Quarterly Decline in Adjusted Net Income
Despite stronger GAAP earnings, adjusted net income for Q3 fell to $5.337 million from $6.881 million a year earlier, a 22.4% decline. The drop suggests underlying profitability, once noncash and unusual items are stripped out, remains under pressure from soft volumes and pricing in certain parts of the network.
Decrease in Adjusted EBITDA (Quarter)
Adjusted EBITDA for the quarter slipped to $7.151 million from $9.398 million, a 17.5% year-over-year decline, highlighting margin compression. Management acknowledged a discrepancy with an earlier $7.8 million figure but underscored that, regardless of the exact number, adjusted earnings are still trending down versus last year.
Material Drop in Nine-Month Adjusted Metrics
For the first nine months, adjusted EBITDA fell to $26.322 million from $30.866 million, a 14.7% decline, while adjusted net income dropped nearly 29.8%. Reported net income attributable eased by about 9% to $11.269 million, underscoring that the full-year trend remains weaker than the quarter’s headline GAAP improvement suggests.
Significant International Trade Headwinds and Tariff Uncertainty
Radiant flagged a broad-based 10% import surcharge in the U.S. and ongoing country-specific tariff investigations as major headwinds.
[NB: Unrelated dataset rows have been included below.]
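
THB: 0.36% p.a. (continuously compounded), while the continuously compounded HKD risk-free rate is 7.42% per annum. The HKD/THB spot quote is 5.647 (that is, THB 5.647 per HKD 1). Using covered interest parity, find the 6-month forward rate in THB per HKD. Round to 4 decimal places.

5.4511

T = 6/12 years.
Growth of 1 THB over T: e^(0.0036×6/12) = 1.0018016.
HKD growth factor: e^(0.0742×6/12) = 1.0377968.
CIP: F = S · (grow THB)/(grow HKD) = 5.647 × 1.0018016/1.0377968 = 5.451138 THB per HKD.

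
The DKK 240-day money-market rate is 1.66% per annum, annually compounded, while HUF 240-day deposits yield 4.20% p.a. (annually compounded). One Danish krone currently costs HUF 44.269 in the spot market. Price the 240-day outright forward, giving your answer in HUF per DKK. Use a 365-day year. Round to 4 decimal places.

T = 240/365 years.
HUF accumulates by (1 + 0.0420)^(240/365) = 1.02742147.
Growth of 1 DKK over T: (1 + 0.0166)^(240/365) = 1.01088427.
Forward (HUF per DKK) = 44.269 × 1.02742147 / 1.01088427 = 44.993203.

44.9932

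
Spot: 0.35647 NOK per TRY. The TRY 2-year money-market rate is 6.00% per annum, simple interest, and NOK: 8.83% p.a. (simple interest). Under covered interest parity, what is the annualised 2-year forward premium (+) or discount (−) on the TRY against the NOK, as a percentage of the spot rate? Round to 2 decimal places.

T = 2 years.
F = S · g_NOK/g_TRY = 0.35647 × 1.176600/1.120000 = 0.37448447.
(F − S)/S ÷ T = (0.37448447 − 0.35647)/0.35647/2 = 0.025268 → 2.53%.

+2.53%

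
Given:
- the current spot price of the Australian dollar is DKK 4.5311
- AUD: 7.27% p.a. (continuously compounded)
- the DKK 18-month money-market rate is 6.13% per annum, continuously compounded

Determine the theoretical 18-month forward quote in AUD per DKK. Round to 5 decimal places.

0.22450

T = 18/12 years.
DKK growth factor: e^(0.0613×18/12) = 1.096310.
Growth of 1 AUD over T: e^(0.0727×18/12) = 1.1152181.
So F = 4.5311 × 1.096310 / 1.1152181 = 4.454277 (DKK/AUD).
Quoted the other way: 1/4.454277 = 0.22450 AUD per DKK.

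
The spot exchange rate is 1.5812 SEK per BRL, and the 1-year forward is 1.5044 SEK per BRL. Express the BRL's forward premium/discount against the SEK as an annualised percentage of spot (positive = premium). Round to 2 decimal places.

T = 1 year.
BRL trades forward at -4.85707% vs spot over the period.
Annualise by dividing by T: -0.0485707 / 1 = -0.048571 → -4.86%.

-4.86%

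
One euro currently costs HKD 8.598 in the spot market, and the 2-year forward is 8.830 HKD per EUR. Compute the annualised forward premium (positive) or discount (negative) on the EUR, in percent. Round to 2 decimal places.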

These measures are reshaping sourcing decisions, dampening near-term volumes on key lanes such as China-to-U.S., and adding complexity to global supply chains that customers must navigate.
Shipping Route Disruptions and Rising Costs
Geopolitical tensions have effectively shut key maritime routes, forcing carriers to reroute vessels, lengthening transit times, and driving fuel costs higher. Some time-sensitive freight is being diverted to air, which can boost revenue but also introduces operational challenges and pressure on forwarding margins.
Stagnant Volumes in Key End Markets and Weak Ocean Rates
Management described volumes in traditional retail and large goods as stagnant, reflecting uneven consumer demand and weighing on shipment activity. Transpacific ocean rates were labeled “miserable,” leaving the company’s international ocean operations particularly challenged and limiting any near-term recovery in that segment.
Forward-Looking Guidance and Strategic Outlook
Looking ahead, Radiant expects domestic truckload and intermodal markets to continue tightening, enabling “high-single-digit” contract renewal gains and improved spot margins. Management also sees longer-term upside from its Navigate and Ray platforms and intends to selectively add leverage for agent conversions, tuck-in deals, and share buybacks, even as near-term adjusted earnings face international and pricing headwinds.
Radiant’s earnings call painted the picture of a company balancing solid financial footing and emerging technology catalysts against real macro and trade challenges. Investors are being asked to look past near-term variability in adjusted metrics and international softness, betting that domestic repricing and tech-driven efficiencies will ultimately support more durable earnings growth.